# 2004 a4 wont shift to 4th



## bolo1968 (Apr 24, 2009)

Yea, my auto won't shift to 4th (at 50 mph) when cold. I have to let off the gas and then it shifts. This happens only when its cold. 3-4 clutch pack ??, TCC ??


----------



## jpalamar (Jul 22, 2008)

Sounds kinda normal to me.


----------



## HP11 (Apr 11, 2009)

No experience with GTOs w/A4s but my wife's HHR does that. Hers is an automatic and it won't shift into high gear until it warms up.


----------



## GM4life (Mar 18, 2007)

bolo1968 said:


> Yea, my auto won't shift to 4th (at 50 mph) when cold. I have to let off the gas and then it shifts. This happens only when its cold. 3-4 clutch pack ??, TCC ??

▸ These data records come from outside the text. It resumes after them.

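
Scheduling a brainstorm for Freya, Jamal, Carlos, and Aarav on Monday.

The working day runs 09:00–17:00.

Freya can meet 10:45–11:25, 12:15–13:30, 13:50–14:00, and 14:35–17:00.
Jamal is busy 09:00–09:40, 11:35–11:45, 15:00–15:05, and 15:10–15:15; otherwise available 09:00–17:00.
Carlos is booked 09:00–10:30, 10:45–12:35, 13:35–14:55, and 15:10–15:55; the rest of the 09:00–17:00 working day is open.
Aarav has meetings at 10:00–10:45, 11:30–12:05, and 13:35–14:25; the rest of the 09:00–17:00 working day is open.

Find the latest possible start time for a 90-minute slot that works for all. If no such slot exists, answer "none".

none

Jamal free within 09:00–17:00: 09:40–11:35, 11:45–15:00, 15:05–15:10, 15:15–17:00.
Carlos free within 09:00–17:00: 10:30–10:45, 12:35–13:35, 14:55–15:10, 15:55–17:00.
Aarav free within 09:00–17:00: 09:00–10:00, 10:45–11:30, 12:05–13:35, 14:25–17:00.
Freya ∩ Jamal: 10:45–11:25, 12:15–13:30, 13:50–14:00, 14:35–15:00, 15:05–15:10, 15:15–17:00.
Freya ∩ Jamal ∩ Carlos: 12:35–13:30, 14:55–15:00, 15:05–15:10, 15:55–17:00.
Freya ∩ Jamal ∩ Carlos ∩ Aarav: 12:35–13:30, 14:55–15:00, 15:05–15:10, 15:55–17:00.
Windows ≥ 90 min: (none).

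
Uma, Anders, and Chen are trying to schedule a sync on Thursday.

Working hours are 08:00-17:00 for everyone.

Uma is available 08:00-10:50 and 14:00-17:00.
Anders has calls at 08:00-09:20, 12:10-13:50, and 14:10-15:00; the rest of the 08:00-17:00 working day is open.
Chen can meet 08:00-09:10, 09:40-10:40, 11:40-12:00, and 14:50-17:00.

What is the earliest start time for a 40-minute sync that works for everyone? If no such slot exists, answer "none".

09:40

Anders free within 08:00–17:00: 09:20–12:10, 13:50–14:10, 15:00–17:00.
Uma ∩ Anders: 09:20–10:50, 14:00–14:10, 15:00–17:00.
Uma ∩ Anders ∩ Chen: 09:40–10:40, 15:00–17:00.
Windows ≥ 40 min: 09:40–10:40, 15:00–17:00.
Earliest such window starts at 09:40.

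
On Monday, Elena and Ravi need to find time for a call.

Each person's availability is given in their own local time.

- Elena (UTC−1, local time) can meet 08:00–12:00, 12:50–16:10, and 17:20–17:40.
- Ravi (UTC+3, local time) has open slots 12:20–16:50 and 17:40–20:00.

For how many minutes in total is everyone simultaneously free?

360 minutes

Elena → UTC: 09:00–13:00, 13:50–17:10, 18:20–18:40.
Ravi → UTC: 09:20–13:50, 14:40–17:00.
Elena ∩ Ravi: 09:20–13:00, 14:40–17:00.
Total common minutes: 220 + 140 = 360.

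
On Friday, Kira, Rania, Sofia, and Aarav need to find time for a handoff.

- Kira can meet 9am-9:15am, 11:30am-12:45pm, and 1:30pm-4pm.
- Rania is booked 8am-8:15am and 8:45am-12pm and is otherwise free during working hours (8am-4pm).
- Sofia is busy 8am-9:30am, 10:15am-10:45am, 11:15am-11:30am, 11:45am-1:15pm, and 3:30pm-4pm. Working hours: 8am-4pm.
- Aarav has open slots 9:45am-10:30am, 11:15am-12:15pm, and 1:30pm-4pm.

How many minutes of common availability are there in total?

Rania free within 08:00–16:00: 08:15–08:45, 12:00–16:00.
Sofia free within 08:00–16:00: 09:30–10:15, 10:45–11:15, 11:30–11:45, 13:15–15:30.
Kira ∩ Rania: 12:00–12:45, 13:30–16:00.
Kira ∩ Rania ∩ Sofia: 13:30–15:30.
Kira ∩ Rania ∩ Sofia ∩ Aarav: 13:30–15:30.
Total common minutes: 120.

120 minutes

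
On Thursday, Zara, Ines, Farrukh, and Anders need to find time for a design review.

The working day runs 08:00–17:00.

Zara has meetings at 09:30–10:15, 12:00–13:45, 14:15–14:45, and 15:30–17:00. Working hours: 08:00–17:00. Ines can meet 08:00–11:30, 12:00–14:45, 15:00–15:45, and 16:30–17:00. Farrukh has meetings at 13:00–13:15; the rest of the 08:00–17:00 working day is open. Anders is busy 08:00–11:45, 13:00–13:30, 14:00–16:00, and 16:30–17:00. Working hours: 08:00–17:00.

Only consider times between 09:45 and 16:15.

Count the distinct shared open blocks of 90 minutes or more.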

No experiance here with the later autos. I doubt it would be a clutch pack unless its beat on. I think worn cluches will slip than a delayed shift. I think 50mph might be boarderline for it to shift to overdrive. TCC usally kicks in after forth gear is engauged. It what bypasses the torque converter slip and directly links the engine and transmission. Electronic trannys use solonids to shift unlike the older trannys that use pressure.

Maybe a good filter and fluid change is needed. Or its just normal. My old 700R-4 used to not want to shift below freezing untill it warmed up.


----------



## bolo1968 (Apr 24, 2009)

Yea, I put the SuperChips tune back in and she shifts good and strong again at all points. And I've only had the filter and fluid changed once since I've had her. I'm at 76k miles now. Should the fluid and filter be changed more often ? Thanks for the responses


----------